Many small sporting goods retailers have come and gone over the years, most notably Johnson’s Sporting World and The Sportsman. Through all the local and national competition, Mark Fore & Strike held the line, buoyed by several generations of loyal customers passing through the building’s doors to buy fishing or camping equipment or firearms. Firearm sales, along with optics and accessories, has always been the largest revenue generator at Mark Fore & Strike, followed by fishing. The store has the largest selection of guns of any retailer in the Truckee Meadows, Dave Piccinini says.
Those big retailers that were latecomers to the market drew off many potential customers, but their presence only made the Piccinini family sharpen their focus in areas where they could separate themselves from the name-brand retail chains.
“We had to get on our game,” Dave Piccinini says. “We had to sharpen our prices and make sure our knowledge and service were at their peak.
“We went from being the biggest store in town to being a convenience store,” he adds.
Dave Piccinini first started working at the store his sophomore year at Reed High School — but truthfully, he and his younger brother grew up at the store. Like many kids whose parents own and run small businesses in Reno, if they wanted to spend time with their parents they had to go to the store.
“My dad was here seven days a week, and if we wanted to see dad he was at Mark Fore & Strike all day long,” Dave Piccinini says.
The store proved a natural outlet for both young Piccinini children, who hold a deep love of outdoors activities.
“All I could think about was hunting and fishing all my life, and after high school, all I wanted to do was come to work here,” Dave Piccinini adds.
Marty Piccinini had other thoughts, though. He made his oldest son try his hand at college before working full-time at Mark Fore & Strike.
“It was the longest four years of my life as I got through college so I could get back in this place,” Dave Piccinini says. “Coming back here after college, there weren’t any major breakthroughs, but from a management standpoint I learned how to deal with people better.”

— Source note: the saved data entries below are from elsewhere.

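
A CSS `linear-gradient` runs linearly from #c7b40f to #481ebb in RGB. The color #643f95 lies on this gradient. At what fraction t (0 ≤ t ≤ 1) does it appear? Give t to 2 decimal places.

Invert the lerp on the B channel (largest span, 172): t = (149 − 15) / (187 − 15) = 134/172 = 0.77907.
Check on R: (100 − 199)/(72 − 199) = 0.7795 ✓

0.78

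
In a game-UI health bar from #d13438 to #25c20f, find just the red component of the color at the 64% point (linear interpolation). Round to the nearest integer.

R₁ = 209 (from #d13438), R₂ = 37 (from #25c20f).
R = 209 + 0.64 × (37 − 209) = 98.92 → 99

99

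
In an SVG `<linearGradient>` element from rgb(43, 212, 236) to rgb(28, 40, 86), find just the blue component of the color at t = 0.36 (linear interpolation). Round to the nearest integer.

182

B = 236 + 0.36 × (86 − 236) = 182 → 182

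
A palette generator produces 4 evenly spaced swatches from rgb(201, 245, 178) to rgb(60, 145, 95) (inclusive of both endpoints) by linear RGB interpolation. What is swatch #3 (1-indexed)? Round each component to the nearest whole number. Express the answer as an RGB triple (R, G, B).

With 4 swatches and endpoints inclusive, swatch 3 sits at t = (3 − 1)/(4 − 1) = 2/3 ≈ 0.6667.
R = 201 + 0.6667 × (60 − 201) = 106.995 → 107
G = 245 + 0.6667 × (145 − 245) = 178.33 → 178
B = 178 + 0.6667 × (95 − 178) = 122.664 → 123

(107, 178, 123)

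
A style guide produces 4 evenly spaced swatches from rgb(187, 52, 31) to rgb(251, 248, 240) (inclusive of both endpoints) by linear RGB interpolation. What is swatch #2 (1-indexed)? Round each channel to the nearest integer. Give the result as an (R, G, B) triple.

With 4 swatches and endpoints inclusive, swatch 2 sits at t = (2 − 1)/(4 − 1) = 1/3 ≈ 0.3333.
R = 187 + 0.3333 × (251 − 187) = 208.331 → 208
G = 52 + 0.3333 × (248 − 52) = 117.327 → 117
B = 31 + 0.3333 × (240 − 31) = 100.66 → 101

(208, 117, 101)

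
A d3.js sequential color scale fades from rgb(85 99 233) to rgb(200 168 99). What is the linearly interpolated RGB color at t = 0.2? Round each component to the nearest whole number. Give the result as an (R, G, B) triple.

(108, 113, 206)

R = 85 + 0.2 × (200 − 85) = 85 + 0.2 × 115 = 108 → 108
G = 99 + 0.2 × (168 − 99) = 99 + 0.2 × 69 = 112.8 → 113
B = 233 + 0.2 × (99 − 233) = 233 + 0.2 × -134 = 206.2 → 206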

Despite more than four decades at the store, there’s no single moment that Dave Piccinini says stands out as his fondest memory. Rather, working with his parents and grandparents and watching his own kids work with their great-grandmother Lois are the memories of which he’s most fond.
“You know you have been around a while and done something right when they are all still doing it,” he says. “Not every family can stand in a business six days a week, 52 weeks a year and work side by side, and we have been pretty fortunate to be able to do that. That’s how tight our family is.”
Lois Piccinini died in November of 2015. She wrote more than 50,000 hunting and fishing licenses for Nevada residents. It’s that longevity of which the Piccinini family is most proud.
“Our legacy is the fact that we have been able to serve and be with generations of families over the years, whether it was their first rod, their first gun or hunting license,” Dave Piccinini says.